Life isn’t always easy…..in fact….it’s never EASY…….Life brings challenges every day, but we get through. I wrote in my last post about my friend dying of brain cancer. He was only 35, had a 4 year old son, and a loving wife and parents and a sister who loved him dearly. Not to mention all the friends who loved him too. There were just about 400 people at his celebration of life service this past weekend. It was amazing. Amazing to see the impact he left on so many people, the love for him, and the amazing amount of joy in knowing he is with God, no longer in pain, and looking down from heaven on us each day. It doesn’t make losing him any easier, but it gives a sense of hope in knowing we will someday meet again. Life gives us challenges to teach us, to show us our capabilities, to encourage us to push harder, reach for the stars and to make sure we are not just going through the motions, but we are truly living, because surely, one day it’s going to be our last with someone we love and we don’t want to have any regrets. I wish life was a smoother ride sometimes, ok, a lot of times, but I have been learning that God has an amazing plan for each of us. A plan we don’t get to see in advance. A plan that helps us to become who we are, as a person, as a community, as human beings. God knows what tomorrow holds for us, and while there are times I wish I knew what all was going to happen tomorrow, I am realizing how lucky I am to not know what tomorrow brings. I couldn’t imagine knowing that tomorrow someone I love was going to die…..or that tomorrow would be the last day of my job or whatever. Could you imagine the effect that would have? In a way, it would let me say goodbye to the person, or prepare to lose my job, but at the same time, it would make me so anxious, I wouldn’t be able to fully live out today, so really, I’d be losing today and tomorrow, which is not what God wants for us at all. He wants us to be grateful for today, the people we have in our lives, and the opportunity each day brings. He doesn’t want us worrying about the future, or the past. No, He wants us to live for Him in the current moment, to love those around us as if it was our last day every day. What a wonderful plan He has prepared for us all.

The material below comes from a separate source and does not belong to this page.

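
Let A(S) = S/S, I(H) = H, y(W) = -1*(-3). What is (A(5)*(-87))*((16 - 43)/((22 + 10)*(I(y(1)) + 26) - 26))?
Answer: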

I will miss my friend terribly. But I will also be able to say, “he is home, with Jesus, and he is no longer here on earth, but Jesus needed him more. He needed him in heaven to be able to look down on us all and take care of us each day from above”.

Life throws all kinds of challenges our way, death of loved ones, loss of jobs, bad weather, or car problems, or disappointments in everyday things, but He loves us more than we can even fathom, and He has the blueprints that we cannot see. We can be angry at God, He’s ok with that; but we must know deep in our hearts that our best interest is always on His mind. It gives me chills to think I am loved that much, I will never fulfill the standards of God, because I am a sinner, but I do not need to fulfill those standards to be loved and saved by Him. No, He fulfilled those standards for me, and for that, I am grateful.